As we have reported, Broadcom RAIDCore's RAID controller is the clear-cut No. 1 when it comes to functionalities. PCI-X cards are available with four or eight SATA ports (BC4452/4852). This hardware contains hardly any special features in this hardware, as the Fulcrum architecture on which the product is based is purely a software solution.
Compared to the hardware-supported RAID controllers (these are common in the high-end segment) with their own XOR processor for calculating parity data, the approach used by Broadcom RAIDCore heavily builds on the system processor. The greater the desired data transfer or I/O rate, the more computing performance is necessary.
If a server system is used that's not exactly up to date, then boards with a hardware XOR unit represent the more viable choice. But if users want maximum performance - as we attempted to achieve for this project - then a software approach, such as the one the Broadcom RAIDCore solution offers, is more suitable, provided it is backed by sufficient processing power. This is because one or perhaps even two high-end system processors are faster than a dedicated RISC chip on the controller. Thanks to Intel's HyperThreading and dual-core CPUs from AMD and Intel set for launch next year, it appears that this will also be the case in the future. Still, this scenario only applies if, on the one hand, a fully-equipped server is used, and, on the other hand, no other tasks are to be handled other than operating the RAID array(s).

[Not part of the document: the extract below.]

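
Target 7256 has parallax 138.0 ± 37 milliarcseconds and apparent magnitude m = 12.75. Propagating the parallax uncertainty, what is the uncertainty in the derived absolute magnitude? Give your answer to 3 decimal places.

σ_M = 0.582 mag

M = m − 5 log₁₀ d + 5 = m + 5 log₁₀ p + 5, so ∂M/∂p = 5/(p ln 10).
σ_M = (5/ln 10) · (σ_p/p) = 2.1715 × 37/138.0 = 2.1715 × 0.26812 = 0.58222.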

Finally, the software-based approach offers some interesting flexibility: Without great effort, the Fulcrum architecture can be adjusted to many different types of hardware. This means that not only the use of SATA controllers is conceivable here but also that SAS or Ultra320 models can be used. There is also the very interesting possibility of integrating the Fulcrum-based controllers directly into the motherboard.